Depois de solucionar um caso inicial (o cadáver de um padre intacto por 40 anos no Chile), Katherine é chamada a uma pequena cidade nos Everglades. O rio ficou vermelho e as pessoas acusam Loren McConnell (AnnaSophia Robb), uma menina de 12 anos, de ser a responsável. Com a ajuda de Ben (Idris Elba) e o assessoramento local de Doug (David Morrissey), Katherine procura uma explicação científica para a cor escarlate da água do rio. Retira amostras e manda para o laboratório. In the meantime, novos episódios estranhos acontecem, numa sucessão que imita as dez pragas bíblicas. Katherine tenta se aproximar da menina Loren, o que lhe evoca a lembrança da própria filha e do marido, assassinados no Sudão quando Katherine trabalhava como missionária.

Os problemas do roteiro são o mau uso das idéias e o modo como as 'explicações' são inseridas. A colheita do mal não faz jus ao gênero suspense/fantástico, tradicionalmente defendido por diretores de talento, como Alfred Hitchcock, Peter Jackson e Sam Raimi.

domingo, abril 08, 2007

300

O diretor Zack Snyder, de Madrugada dos Mortos
(http://olharcinefilo.weblogger.com.br/200404_olharcinefilo_arquivo.htm), baseia sua segunda e esperada película no homônimo álbum de HQ de Frank Miller sobre a Batalha das Termópilas, episódio da guerra entre gregos e persas, no século V a.C.

Nessa batalha, o bravo Leônidas recruta 300 dos melhores soldados espartanos, todos com filhos a quem legar o nome, com o objetivo de impedir o avanço das tropas persas por território grego. O plano de Leônidas (Gerard Butler), com a ajuda de 4000 combatentes de outras cidades-estado, é formar uma barreira humana inexpugnável no desfiladeiro das Termópilas - que, na época, possuía uma passagem de 12 metros de largura -, repelir as investidas, infligir perdas no numeroso exército persa (conforme Heródoto, um milhão de soldados; historiadores modernos calculam em 250 mil), e assim abater o ânimo dos comandados de Xerxes (Rodrigo Santoro). Uma das bonitas cenas do filme é o momento em que Leônidas parte com seus 300 soldados e se despede do filho e da rainha Gorgo (Lena Headey).

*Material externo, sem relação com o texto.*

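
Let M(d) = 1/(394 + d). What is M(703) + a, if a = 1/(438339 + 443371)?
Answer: 882807/967235870 ≈ 0.00091271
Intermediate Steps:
a = 1/881710 ≈ 1.1342e-6
M(703) + a = 1/(394 + 703) + 1/881710 = 1/1097 + 1/881710 = 882807/967235870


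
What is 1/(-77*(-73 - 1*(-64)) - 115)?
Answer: 1/578 ≈ 0.0017301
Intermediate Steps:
1/(-77*(-73 - 1*(-64)) - 115) = 1/(-77*(-73 + 64) - 115) = 1/(-77*(-9) - 115) = 1/(693 - 115) = 1/578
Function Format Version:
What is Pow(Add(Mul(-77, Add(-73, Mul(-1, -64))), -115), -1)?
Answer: Rational(1, 578) ≈ 0.0017301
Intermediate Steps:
Pow(Add(Mul(-77, Add(-73, Mul(-1, -64))), -115), -1) = Pow(Add(Mul(-77, Add(-73, 64)), -115), -1) = Pow(Add(Mul(-77, -9), -115), -1) = Pow(Add(693, -115), -1) = Pow(578, -1) = Rational(1, 578)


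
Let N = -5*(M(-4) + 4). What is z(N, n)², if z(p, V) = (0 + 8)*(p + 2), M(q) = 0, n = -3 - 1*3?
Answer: 20736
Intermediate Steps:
n = -6 (n = -3 - 3 = -6)
N = -20 (N = -5*(0 + 4) = -5*4 = -20)
z(p, V) = 16 + 8*p (z(p, V) = 8*(2 + p) = 16 + 8*p)
z(N, n)² = (16 + 8*(-20))² = (16 - 160)² = (-144)² = 20736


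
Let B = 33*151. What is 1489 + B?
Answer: 6472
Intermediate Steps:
B = 4983
1489 + B = 1489 + 4983 = 6472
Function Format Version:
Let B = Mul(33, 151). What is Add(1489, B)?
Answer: 6472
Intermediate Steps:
B = 4983
Add(1489, B) = Add(1489, 4983) = 6472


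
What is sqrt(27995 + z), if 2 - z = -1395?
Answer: 4*sqrt(1837) ≈ 171.44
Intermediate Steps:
z = 1397 (z = 2 - 1*(-1395) = 2 + 1395 = 1397)
sqrt(27995 + z) = sqrt(27995 + 1397) = sqrt(29392) = 4*sqrt(1837)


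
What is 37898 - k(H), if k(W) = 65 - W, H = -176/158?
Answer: 2988719/79 ≈ 37832.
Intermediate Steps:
H = -88/79 (H = -176*1/158 = -88/79 ≈ -1.1139)
37898 - k(H) = 37898 - (65 - 1*(-88/79)) = 37898 - (65 + 88/79) = 37898 - 1*5223/79 = 37898 - 5223/79 = 2988719/79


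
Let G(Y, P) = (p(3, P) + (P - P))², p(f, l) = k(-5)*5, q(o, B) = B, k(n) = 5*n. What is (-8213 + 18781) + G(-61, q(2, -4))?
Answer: 26193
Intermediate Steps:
p(f, l) = -125 (p(f, l) = (5*(-5))*5 = -25*5 = -125)
G(Y, P) = 15625 (G(Y, P) = (-125 + (P - P))² = (-125 + 0)² = (-125)² = 15625)
(-8213 + 18781) + G(-61, q(2, -4)) = (-8213 + 18781) + 15625 = 10568 + 15625 = 26193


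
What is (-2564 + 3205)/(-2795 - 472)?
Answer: -641/3267 ≈ -0.19620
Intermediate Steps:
(-2564 + 3205)/(-2795 - 472) = 641/(-3267) = 641*(-1/3267) = -641/3267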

Há líderes em que a coragem, a obstinação, a estratégia, a ética e o amor à liberdade se reúnem de forma rara; há filmes onde o apuro, a honestidade, a energia, o idealismo e a paixão se unem de modo empolgante. Líderes como Leônidas, o rei de Esparta, e filmes como 300, de Zack Snyder.

Transamerica

Duncan Tucker estréia como diretor contando a história de Bree, diminutivo para Sabrina, cozinheira/garçonete numa modesta lancheria de Los Angeles. Em casa, Bree completa a renda como agente de televendas. Tudo seria normal na vida dessa discreta senhora, não fosse seu pênis. Bree é na verdade Stan, diminutivo para Stanley, um transexual na fila de espera para a operação de redesignação sexual. Para isso, precisa do aval da terapeuta Margaret (Elizabeth Peña). Quando Bree conta à psicóloga sobre a ligação inesperada de Toby (Kevin Zegers, de Madrugada dos Mortos), jovem de 17 anos recolhido a um reformatório que alega ser filho de Stanley, a cirurgia é adiada, a fim de que Bree/Stan possa resolver essa unfinished question.

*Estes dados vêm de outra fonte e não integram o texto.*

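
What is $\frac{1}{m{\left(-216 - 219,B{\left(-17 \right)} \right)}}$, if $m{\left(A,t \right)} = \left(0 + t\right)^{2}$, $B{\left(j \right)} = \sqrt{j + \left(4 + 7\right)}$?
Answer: $- \frac{1}{6} \approx -0.16667$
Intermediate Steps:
$B{\left(j \right)} = \sqrt{11 + j}$ ($B{\left(j \right)} = \sqrt{j + 11} = \sqrt{11 + j}$)
$m{\left(A,t \right)} = t^{2}$
$\frac{1}{m{\left(-216 - 219,B{\left(-17 \right)} \right)}} = \frac{1}{\left(\sqrt{11 - 17}\right)^{2}} = \frac{1}{\left(\sqrt{-6}\right)^{2}} = \frac{1}{\left(i \sqrt{6}\right)^{2}} = \frac{1}{-6} = - \frac{1}{6}$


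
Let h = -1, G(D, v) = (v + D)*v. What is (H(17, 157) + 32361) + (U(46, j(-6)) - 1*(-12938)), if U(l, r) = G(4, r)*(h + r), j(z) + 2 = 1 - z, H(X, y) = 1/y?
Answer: 7140204/157 ≈ 45479.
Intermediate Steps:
G(D, v) = v*(D + v) (G(D, v) = (D + v)*v = v*(D + v))
j(z) = -1 - z (j(z) = -2 + (1 - z) = -1 - z)
U(l, r) = r*(-1 + r)*(4 + r) (U(l, r) = (r*(4 + r))*(-1 + r) = r*(-1 + r)*(4 + r))
(H(17, 157) + 32361) + (U(46, j(-6)) - 1*(-12938)) = (1/157 + 32361) + ((-1 - 1*(-6))*(-1 + (-1 - 1*(-6)))*(4 + (-1 - 1*(-6))) - 1*(-12938)) = (1/157 + 32361) + ((-1 + 6)*(-1 + (-1 + 6))*(4 + (-1 + 6)) + 12938) = 5080678/157 + (5*(-1 + 5)*(4 + 5) + 12938) = 5080678/157 + (5*4*9 + 12938) = 5080678/157 + (180 + 12938) = 5080678/157 + 13118 = 7140204/157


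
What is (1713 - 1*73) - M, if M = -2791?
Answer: 4431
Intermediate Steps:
(1713 - 1*73) - M = (1713 - 1*73) - 1*(-2791) = (1713 - 73) + 2791 = 1640 + 2791 = 4431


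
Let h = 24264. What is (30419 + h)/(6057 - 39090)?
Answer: -54683/33033 ≈ -1.6554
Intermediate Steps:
(30419 + h)/(6057 - 39090) = (30419 + 24264)/(6057 - 39090) = 54683/(-33033) = 54683*(-1/33033) = -54683/33033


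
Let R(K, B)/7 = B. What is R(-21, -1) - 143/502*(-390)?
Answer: 26128/251 ≈ 104.10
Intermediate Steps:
R(K, B) = 7*B
R(-21, -1) - 143/502*(-390) = 7*(-1) - 143/502*(-390) = -7 - 143*1/502*(-390) = -7 - 143/502*(-390) = -7 + 27885/251 = 26128/251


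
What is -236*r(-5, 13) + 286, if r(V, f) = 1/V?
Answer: 1666/5 ≈ 333.20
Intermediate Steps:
r(V, f) = 1/V
-236*r(-5, 13) + 286 = -236/(-5) + 286 = -236*(-⅕) + 286 = 236/5 + 286 = 1666/5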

Bree pega um vôo para Nova York, paga a fiança de Toby, apresenta-se como emissária de uma igreja e oferece ao jovem a possibilidade de acompanhá-la até Los Angeles, e lá começar uma vida nova.
Sem melhor opção, Toby aceita e os dois empreendem uma viagem de carro através da América, passando por muitos lugares, tendo contato com muitas pessoas, como o padrasto de Toby; o andarilho hippie a quem oferecem carona; Calvin (Graham Greene), o simpático descendente de índio por quem Bree se interessa; e a família de Bree, em especial Elizabeth (Fionulla Flanagan, de Os outros), que não aceita a opção do filho, mas se apaixona pelo neto Toby. A relação Toby - Bree evolui ao longo da viagem, à medida que as máscaras caem e as verdades se revelam. O trabalho da atriz Felicity Huffman (a Lynette do seriado Desperate housewives) como a protagonista valeu uma indicação ao Oscar e um Globo de Ouro. A produção do filme ficou a cargo de William H. Macy, marido de Felicity.